Ford Gilbreath Is Winner Of Bowen Award

Ford Gilbreath, a 47-year-old Seattle photographer who in recent years has specialized in night images of the Duwamish Waterway, has won this year's Betty Bowen Memorial Award, one of the most prestigious and financially significant awards made to visual artists in the Pacific Northwest.

The $10,000 award is made annually to an artist from Oregon, Idaho or Washington, who, in the view of the Betty Bowen Committee, is a new, emerging, or not widely recognized artist making outstanding work. The award is named after a well-known patron of the visual arts who died in 1977 after spending much of her life helping artists in the area.

This year the committee, made up of arts patrons, former winners, and long-time friends of Betty Bowen, also took the unusual step of giving a Special Recognition Award of $2,000 to Jennifer Dixon, 40, a Seattle sculptor.

Gilbreath, who works at the Seattle Post-Intelligencer as a photo technician, earned a Master of Arts degree in art and photography at Central Washington University. His most recent show was at the Esther/Claypool Gallery in Seattle, though he also shows at the Blue Sky Gallery in Portland and has been in numerous group exhibitions.

Gilbreath's work on the Duwamish was a several-year project in which he put his camera in a glass fish aquarium and wore hip waders to wade into the river at night and take eerie, nocturnal images at water level. Gilbreath has lived in Seattle since 1978, and past projects have included photographing the downtown from buses and the monorail for a Seattle Arts Commission project, and photographing a downtown Seattle P-patch.He says his latest project involves using a panoramic format pin-hole camera to shoot a dog's eye view of the world.

Dixon earned her Master of Fine Arts degree from the University of Washington in 1997. In her latest project, she excavated a vacant, old house in the Central District and displayed what she found as an exploration on memory and mementos.

Seattle artist George Chacona, a former Betty Bowen winner who served on this year's judging committee, said the committee was unanimous in its decision to select Gilbreath. "His work is beautiful," said Chacona. "The committee gave the award to him based more on how they felt about the work than any cerebral intellectualizing."

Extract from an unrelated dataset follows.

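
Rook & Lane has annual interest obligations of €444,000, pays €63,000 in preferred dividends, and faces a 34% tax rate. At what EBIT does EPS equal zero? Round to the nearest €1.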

Chacona said the committee also wanted to recognize the quality of Dixon's work and the fact that she pursued it without regard to financial viability, since her installation work is not the sort that could be sold.

A reception for Gilbreath and Dixon will be held from 5:30 to 7:30 p.m. Thursday at the Seattle Art Museum, 100 University St., Seattle. The artists will give brief slide talks on their work. The event is free and open to the public.